Abstract In the COVID-19 pandemic setting, wearing face masks has become routine and omnipresent, both in hospitals and communities. Wearing an FFP2 mask can keep you, as well as others, safe from spreading coronavirus.
If you need to come into close contact with someone who is not wearing a mask, wearing an FFP2 face mask, face shield, or another type of eye protection can offer some added protection against viral transmission. In general, you do not need a face shield if you are wearing a mask and maintaining a physical distance of at least 6 feet between yourself and others in public. If you need to use a face shield in lieu of a mask, choose one that is wrapped around the sides of your face and reaches under the jawline.

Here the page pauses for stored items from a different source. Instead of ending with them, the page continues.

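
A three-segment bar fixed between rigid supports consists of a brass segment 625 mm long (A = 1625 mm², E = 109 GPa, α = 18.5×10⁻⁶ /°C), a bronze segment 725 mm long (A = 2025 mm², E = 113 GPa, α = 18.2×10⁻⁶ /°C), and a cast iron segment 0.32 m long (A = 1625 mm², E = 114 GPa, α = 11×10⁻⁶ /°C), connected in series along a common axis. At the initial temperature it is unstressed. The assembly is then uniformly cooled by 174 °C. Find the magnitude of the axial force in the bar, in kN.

If the supports were absent, the total length change would be Σ αᵢΔT Lᵢ = 18.5×10⁻⁶×174×625 + 18.2×10⁻⁶×174×725 + 11×10⁻⁶×174×320 = 4.92 mm.
The walls prevent any net length change, so an axial force P (same in every segment) develops. Compatibility: P · Σ Lᵢ/(AᵢEᵢ) = δ_free.
Σ Lᵢ/(AᵢEᵢ) = 625/(1625×109×10³) + 725/(2025×113×10³) + 320/(1625×114×10³) = 8.424×10⁻⁶ mm/N.
So P = 4.92 / 8.424×10⁻⁶ = 584.1 kN, tensile.

P ≈ 584 kN (tensile)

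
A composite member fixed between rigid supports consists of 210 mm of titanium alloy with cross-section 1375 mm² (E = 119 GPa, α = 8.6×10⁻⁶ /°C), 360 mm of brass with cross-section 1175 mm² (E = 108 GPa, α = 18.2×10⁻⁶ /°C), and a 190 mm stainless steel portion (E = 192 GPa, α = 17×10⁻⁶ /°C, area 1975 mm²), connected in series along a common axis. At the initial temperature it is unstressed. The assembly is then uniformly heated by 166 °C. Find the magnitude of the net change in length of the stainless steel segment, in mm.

Free thermal expansion of the whole bar: Σ αᵢΔT Lᵢ = 8.6×10⁻⁶×166×210 + 18.2×10⁻⁶×166×360 + 17×10⁻⁶×166×190 = 1.924 mm.
Since the ends are fixed, an axial force P builds up, equal in every segment, with P · Σ Lᵢ/(AᵢEᵢ) = δ_free.
Σ Lᵢ/(AᵢEᵢ) = 210/(1375×119×10³) + 360/(1175×108×10³) + 190/(1975×192×10³) = 4.621×10⁻⁶ mm/N.
P = 1.924 / 4.621×10⁻⁶ = 416200 N = 416.2 kN, compressive.
For the stainless steel segment, free thermal change = 17×10⁻⁶×166×190 = 0.5362 mm and elastic change from P = 416200×190/(1975×192×10³) = 0.2086 mm; these oppose, so the net change is 0.328 mm (segment lengthens).

|ΔL| ≈ 0.328 mm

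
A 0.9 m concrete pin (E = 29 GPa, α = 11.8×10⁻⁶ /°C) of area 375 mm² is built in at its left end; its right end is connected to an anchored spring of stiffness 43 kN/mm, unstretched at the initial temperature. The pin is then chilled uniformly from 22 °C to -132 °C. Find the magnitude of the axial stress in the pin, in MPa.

σ ≈ 41.1 MPa (tensile)

If the spring were absent the pin would shorten by αΔT L = 11.8×10⁻⁶ × 154 × 900 = 1.635 mm.
Let P be the tensile force in the spring. The pin extends elastically by PL/(AE) and the spring stretches by P/k; together these equal δ_free.
P [ L/(AE) + 1/k ] = δ_free → P [ 900/(375×29×10³) + 1/(43×10³) ] = 1.635.
P = 1.635 / 0.000106 = 15430 N.
σ = P/A = 15430/375 = 41.14 MPa.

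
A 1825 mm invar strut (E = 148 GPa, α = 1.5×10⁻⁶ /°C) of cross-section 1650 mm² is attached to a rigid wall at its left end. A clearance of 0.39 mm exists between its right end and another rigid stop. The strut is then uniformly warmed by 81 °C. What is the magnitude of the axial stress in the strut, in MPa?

σ ≈ 0 MPa

Unrestrained expansion: δ_free = αΔT L = 1.5×10⁻⁶ × 81 × 1825 = 0.2217 mm.
Since δ_free = 0.222 mm is less than the 0.39 mm gap, the strut never touches the wall. No axial force develops.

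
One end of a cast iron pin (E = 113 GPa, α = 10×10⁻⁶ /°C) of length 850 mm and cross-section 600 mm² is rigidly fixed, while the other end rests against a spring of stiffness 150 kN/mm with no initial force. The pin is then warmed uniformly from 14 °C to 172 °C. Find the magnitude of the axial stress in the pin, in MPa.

σ ≈ 117 MPa (compressive)

If the spring were absent the pin would lengthen by αΔT L = 10×10⁻⁶ × 158 × 850 = 1.343 mm.
With a force P in the spring, the elastic change of the pin is PL/(AE) and that of the spring is P/k; compatibility requires their sum to equal δ_free.
P [ L/(AE) + 1/k ] = δ_free → P [ 850/(600×113×10³) + 1/(150×10³) ] = 1.343.
P = 1.343 / 1.92×10⁻⁵ = 69940 N.
σ = P/A = 69940/600 = 116.6 MPa.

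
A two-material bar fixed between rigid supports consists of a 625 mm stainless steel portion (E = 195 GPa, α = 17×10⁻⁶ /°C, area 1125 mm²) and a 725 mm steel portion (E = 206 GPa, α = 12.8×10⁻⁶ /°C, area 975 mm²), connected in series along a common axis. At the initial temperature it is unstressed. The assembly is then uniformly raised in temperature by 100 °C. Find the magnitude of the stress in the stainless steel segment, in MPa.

σ ≈ 274 MPa (compressive)

If the supports were absent, the total length change would be Σ αᵢΔT Lᵢ = 17×10⁻⁶×100×625 + 12.8×10⁻⁶×100×725 = 1.99 mm.
The rigid supports impose zero overall length change; the single axial force P common to all segments must satisfy P Σ Lᵢ/(AᵢEᵢ) = δ_free.
The series flexibility is Σ Lᵢ/(AᵢEᵢ) = 625/(1125×195×10³) + 725/(975×206×10³) = 6.459×10⁻⁶ mm/N.
Hence P = δ_free / Σ(L/AE) = 1.99/6.459×10⁻⁶ = 308.2 kN (compressive).
σ_{stainless steel} = P / A = 308200 / 1125 = 273.9 MPa.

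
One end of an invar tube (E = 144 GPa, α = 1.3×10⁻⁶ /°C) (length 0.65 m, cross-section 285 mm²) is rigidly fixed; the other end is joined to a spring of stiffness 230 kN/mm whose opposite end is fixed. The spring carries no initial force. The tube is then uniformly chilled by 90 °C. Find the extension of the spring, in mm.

If the spring were absent the tube would shorten by αΔT L = 1.3×10⁻⁶ × 90 × 650 = 0.07605 mm.
Let P be the tensile force in the spring. The tube extends elastically by PL/(AE) and the spring stretches by P/k; together these equal δ_free.
P [ L/(AE) + 1/k ] = δ_free → P [ 650/(285×144×10³) + 1/(230×10³) ] = 0.07605.
P = 0.07605 / 2.019×10⁻⁵ = 3767 N.
Spring extension = P/k = 3767/(230×10³) = 0.01638 mm.

δ ≈ 0.0164 mm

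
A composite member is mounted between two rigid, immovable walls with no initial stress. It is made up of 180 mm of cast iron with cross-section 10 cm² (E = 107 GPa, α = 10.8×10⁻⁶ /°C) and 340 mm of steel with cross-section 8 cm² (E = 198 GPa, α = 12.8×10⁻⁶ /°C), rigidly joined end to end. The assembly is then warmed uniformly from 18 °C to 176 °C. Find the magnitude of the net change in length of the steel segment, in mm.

|ΔL| ≈ 0.13 mm

If the supports were absent, the total length change would be Σ αᵢΔT Lᵢ = 10.8×10⁻⁶×158×180 + 12.8×10⁻⁶×158×340 = 0.9948 mm.
The walls prevent any net length change, so an axial force P (same in every segment) develops. Compatibility: P · Σ Lᵢ/(AᵢEᵢ) = δ_free.
Σ Lᵢ/(AᵢEᵢ) = 180/(1000×107×10³) + 340/(800×198×10³) = 3.829×10⁻⁶ mm/N.
Hence P = δ_free / Σ(L/AE) = 0.9948/3.829×10⁻⁶ = 259.8 kN (compressive).
For the steel segment, free thermal change = 12.8×10⁻⁶×158×340 = 0.6876 mm and elastic change from P = 259800×340/(800×198×10³) = 0.5577 mm; these oppose, so the net change is 0.13 mm (segment lengthens).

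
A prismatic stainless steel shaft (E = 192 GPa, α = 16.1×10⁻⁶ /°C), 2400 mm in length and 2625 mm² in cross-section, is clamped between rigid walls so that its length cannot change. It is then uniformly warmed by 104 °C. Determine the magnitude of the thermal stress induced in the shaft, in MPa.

σ ≈ 321 MPa (compressive)

With length fixed, the mechanical strain must cancel the thermal strain αΔT = 16.1×10⁻⁶ × 104 = 1674.4×10⁻⁶.
σ = EαΔT = 192×10³ × 16.1×10⁻⁶ × 104 = 321.5 MPa (compressive; the shaft is trying to expand).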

The CDC does not recommend using a face shield in place of a mask, as it is not clear how much protection a shield provides. Do not wear a mask-less face shield, as that does not protect against the small droplets in the air that may drift underneath and within the shield, CDC recommends. At Johns Hopkins Medicine, medical teams wear visors on top of N95 masks or respirators during the treatment of patients to provide extra protection.
Do not wear scarves or knitted ski masks as protective measures, CDC says. The good news is if everyone is wearing a properly fitted medical or, better yet, an FFP2 mask, the risk drops significantly. Tight-fitting FFP2 and KN95 masks are especially protective when both infected and non-infected people are wearing the proper masks.
A comprehensive study confirmed that either the FFP2 or KN95 masks are especially effective in filtering infectious particles out of the air you breathe — particularly when sealed tighter around your face. If surgically sealed tight to the face, FFP2, FFP3, and KN95/N95 masks are especially protective against not just droplet infections, but they provide high levels of aerosol protection. Especially in situations when distancing rules cannot be consistently followed, and multiple individuals are coming together for long periods, surgical masks, as well as masks with the grades FFP2, FFP3, and KN95/N95, offer a higher level of infection protection than what is offered by the usual public masks.
Nowadays, however, surgical, FFP2, FFP3, and N95/KN95 masks are also recommended for daily use, and wearing such masks is mandated in many places. The arguments against using home-made masks and face shields are that home-made masks would be several times less effective than the medical-grade masks at keeping a person who is wearing them from spreading a virus, and would have little or no benefit to protecting the person wearing them. The argument made in favor of their use, by, among others, the European Center for Disease Prevention and Control, is that homemade masks and face coverings may help to limit the spread of the virus in crowded, public settings where social distancing is difficult, such as on public transportation or at supermarkets.
The wearing of face masks by non-symptomatic users, if used correctly, significantly reduced transmission, in essence, by protecting the environment of the wearer. The full-length study also supports the intuitive suggestion that to effectively protect against infection, particularly an infected individual must wear a mask that filters well as possible and fits securely over the face. In other words, wearing a face mask is mostly about protecting others.